A tour of Cape Town, nay of South Africa, can’t be deemed complete without visiting Cape of Good Hope – the southernmost extremity of the African continent, made famous by Bartholomew Diaz and Vasco da Gama. Here again, the most notable feature is the strict regulation of vehicular traffic in an area designated as a World Heritage site. Putting up with a little inconvenience of long queues was nothing compared to seeing the pristine nature of the region.
In conclusion and as an Indian I can’t resist a few comparisons, based on observations and on talks with a few locals since both countries are members of BRICS and ex-British colonies. The difference in the lessons learnt is heartbreaking for us.
– In public places, there was a lot of discipline. Queues everywhere were orderly, non-pushy and unhurried. Everyone waited for their rightful turn.
– Vehicular traffic on roads followed all safety and decency rules. No unnecessary honking, no wrong overtaking, no jumping signals, no parking as you please, no jaywalking, no aggression towards other road users.
– There was hardly any litter on the roads, except in a few rundown areas of downtown Jo’burg. The quality of infrastructure, utilities and services is top class.

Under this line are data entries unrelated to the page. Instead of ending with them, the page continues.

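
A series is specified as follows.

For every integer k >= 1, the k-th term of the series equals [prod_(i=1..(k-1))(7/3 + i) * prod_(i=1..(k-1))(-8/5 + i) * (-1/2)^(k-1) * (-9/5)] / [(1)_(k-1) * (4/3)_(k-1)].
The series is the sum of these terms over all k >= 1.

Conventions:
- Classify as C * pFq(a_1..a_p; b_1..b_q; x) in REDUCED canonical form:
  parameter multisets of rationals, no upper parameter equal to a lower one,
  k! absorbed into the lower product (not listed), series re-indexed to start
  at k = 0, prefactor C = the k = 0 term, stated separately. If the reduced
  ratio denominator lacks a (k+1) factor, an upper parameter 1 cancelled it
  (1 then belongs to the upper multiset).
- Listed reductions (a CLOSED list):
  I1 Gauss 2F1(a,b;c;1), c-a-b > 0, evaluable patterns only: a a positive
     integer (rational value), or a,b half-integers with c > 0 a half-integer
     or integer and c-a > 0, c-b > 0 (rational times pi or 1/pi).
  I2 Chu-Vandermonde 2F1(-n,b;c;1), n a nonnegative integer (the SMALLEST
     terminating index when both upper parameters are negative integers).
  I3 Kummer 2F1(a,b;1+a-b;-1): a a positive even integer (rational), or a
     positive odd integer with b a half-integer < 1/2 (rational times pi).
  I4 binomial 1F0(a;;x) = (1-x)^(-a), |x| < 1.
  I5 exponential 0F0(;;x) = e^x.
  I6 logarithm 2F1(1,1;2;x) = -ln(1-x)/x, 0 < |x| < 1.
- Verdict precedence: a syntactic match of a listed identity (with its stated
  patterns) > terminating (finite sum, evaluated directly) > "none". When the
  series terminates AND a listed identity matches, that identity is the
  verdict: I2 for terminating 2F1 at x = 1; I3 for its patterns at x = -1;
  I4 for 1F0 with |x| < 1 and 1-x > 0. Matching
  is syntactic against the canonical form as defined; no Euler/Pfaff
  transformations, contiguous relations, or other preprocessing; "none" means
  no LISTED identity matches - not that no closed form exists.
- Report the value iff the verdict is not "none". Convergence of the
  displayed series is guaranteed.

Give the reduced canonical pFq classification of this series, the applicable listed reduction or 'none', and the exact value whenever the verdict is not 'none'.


The series (x = -1/2) is 2F1: upper {-3/5, 10/3}, lower {4/3}, prefactor -9/5. Verdict: none - this 2F1 at x = -1/2 matches no listed pattern, and upper {-3/5, 10/3} holds no stopper.

Key step: with t_0 = -9/5, the running product (prefactor -9/5) telescopes to a rising factorial.
Consecutive-term ratio: r(k) = (-1/2) * (k-3/5) (k+10/3) / [(k+4/3) (k+1)] - rational in k. x = (-1/2); t_0 = -9/5; negate the roots.


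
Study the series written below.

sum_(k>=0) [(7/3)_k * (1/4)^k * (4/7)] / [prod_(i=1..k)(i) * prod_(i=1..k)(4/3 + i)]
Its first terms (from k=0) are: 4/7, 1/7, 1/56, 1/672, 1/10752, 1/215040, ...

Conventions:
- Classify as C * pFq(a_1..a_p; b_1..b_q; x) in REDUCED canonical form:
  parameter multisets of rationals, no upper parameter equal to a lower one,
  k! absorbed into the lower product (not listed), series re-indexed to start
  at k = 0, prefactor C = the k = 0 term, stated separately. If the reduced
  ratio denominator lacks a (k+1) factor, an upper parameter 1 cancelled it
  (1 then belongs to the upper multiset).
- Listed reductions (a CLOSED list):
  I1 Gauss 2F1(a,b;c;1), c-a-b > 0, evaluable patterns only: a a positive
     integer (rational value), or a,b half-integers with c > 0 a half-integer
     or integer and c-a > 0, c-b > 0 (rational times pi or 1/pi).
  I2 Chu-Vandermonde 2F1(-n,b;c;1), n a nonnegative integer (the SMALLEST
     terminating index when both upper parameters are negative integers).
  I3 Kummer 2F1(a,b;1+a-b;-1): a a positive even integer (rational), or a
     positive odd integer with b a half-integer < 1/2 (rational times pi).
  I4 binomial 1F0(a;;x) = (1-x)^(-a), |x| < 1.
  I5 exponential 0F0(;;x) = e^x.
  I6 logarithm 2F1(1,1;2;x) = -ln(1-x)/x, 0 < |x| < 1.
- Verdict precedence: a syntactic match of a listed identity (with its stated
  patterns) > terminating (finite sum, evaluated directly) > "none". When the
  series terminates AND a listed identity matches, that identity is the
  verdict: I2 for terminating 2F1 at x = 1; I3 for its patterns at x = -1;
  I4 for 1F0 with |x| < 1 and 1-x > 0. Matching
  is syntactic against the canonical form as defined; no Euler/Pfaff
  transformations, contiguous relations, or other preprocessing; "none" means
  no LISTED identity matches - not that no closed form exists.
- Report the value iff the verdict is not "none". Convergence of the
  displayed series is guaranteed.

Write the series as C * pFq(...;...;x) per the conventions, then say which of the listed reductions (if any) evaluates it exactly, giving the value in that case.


x = 1/4 here; the reduced form reads 0F0, upper {-}, lower {-}, C = 4/7. Verdict at x = 1/4: exponential (I5) matches (the 0F0 exponential series at x = 1/4). Exact value: (4/7) * e^(1/4).

First insight: x = (1/4) and the lower running product (prefactor 4/7) is a rising factorial.
Ratio: r(k) = (1/4) * 1 / [(k+1)] - rational in k. x = (1/4); t_0 = 4/7; negate the roots.


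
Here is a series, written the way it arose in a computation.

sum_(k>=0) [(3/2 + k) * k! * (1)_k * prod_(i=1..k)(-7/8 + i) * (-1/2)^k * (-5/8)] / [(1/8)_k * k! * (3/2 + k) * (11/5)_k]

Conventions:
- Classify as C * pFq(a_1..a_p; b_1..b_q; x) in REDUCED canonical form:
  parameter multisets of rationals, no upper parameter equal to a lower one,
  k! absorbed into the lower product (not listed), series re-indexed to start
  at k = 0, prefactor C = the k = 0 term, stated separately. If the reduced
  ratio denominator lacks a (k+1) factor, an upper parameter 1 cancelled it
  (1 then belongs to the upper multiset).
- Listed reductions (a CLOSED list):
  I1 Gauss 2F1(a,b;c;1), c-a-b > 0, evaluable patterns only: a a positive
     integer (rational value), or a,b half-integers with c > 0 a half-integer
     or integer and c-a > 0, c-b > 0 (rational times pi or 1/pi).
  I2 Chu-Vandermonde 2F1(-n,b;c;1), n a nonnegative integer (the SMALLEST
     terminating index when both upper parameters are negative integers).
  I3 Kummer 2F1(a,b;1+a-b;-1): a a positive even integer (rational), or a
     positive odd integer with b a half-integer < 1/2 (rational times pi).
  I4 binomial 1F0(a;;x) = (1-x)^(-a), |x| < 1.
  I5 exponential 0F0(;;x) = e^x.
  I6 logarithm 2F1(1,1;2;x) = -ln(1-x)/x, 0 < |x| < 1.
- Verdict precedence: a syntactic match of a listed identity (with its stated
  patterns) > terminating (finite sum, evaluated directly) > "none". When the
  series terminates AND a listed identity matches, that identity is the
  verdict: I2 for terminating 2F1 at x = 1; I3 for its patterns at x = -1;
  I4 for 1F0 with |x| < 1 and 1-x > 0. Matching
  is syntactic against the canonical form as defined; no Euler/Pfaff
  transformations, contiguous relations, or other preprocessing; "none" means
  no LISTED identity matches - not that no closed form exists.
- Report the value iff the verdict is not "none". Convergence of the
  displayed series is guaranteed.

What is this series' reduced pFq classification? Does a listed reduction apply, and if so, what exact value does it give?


Reduced: x = -1/2, 2F1, upper = {1, 1}, lower = {11/5}, C = -5/8. Verdict: none (x = -1/2): each listed identity misses the multisets {1, 1} ; {11/5}.

The tell: x = (-1/2) and the factorial ratio (C = -5/8, x = -1/2) (k+a-1)!/(a-1)! is a rising factorial (a)_k.
Consecutive-term ratio: r(k) = (-1/2) * (k+1) (k+1) / [(k+11/5) (k+1)] - rational in k, leading ratio (-1/2); with t_0 = -5/8, classification follows.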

Public toilets were jealously clean and with a copious supply of water.
– Attitude towards tourists was cordial and helpful and for the most part non-expectant of tips or handouts; Except in Cape Town where there was a written warning in the hotel room about mugging.
– TV programs and newspapers are down to earth – not glitzy, glamorous or sensational. Hence there is no ‘superstar’ culture.
– Attitude towards Whites (15%), who had crushed them brutally and for so long, is neither hostile nor subservient. The Blacks (85%) are more than willing to forget apartheid and move forward on equal terms.
– All their tourist assets – forests, national parks, wildlife, beaches, heritage sites, cultural centres – have been immaculately kept, and treated as a National treasure.
As a country, we need to take a few lessons from them.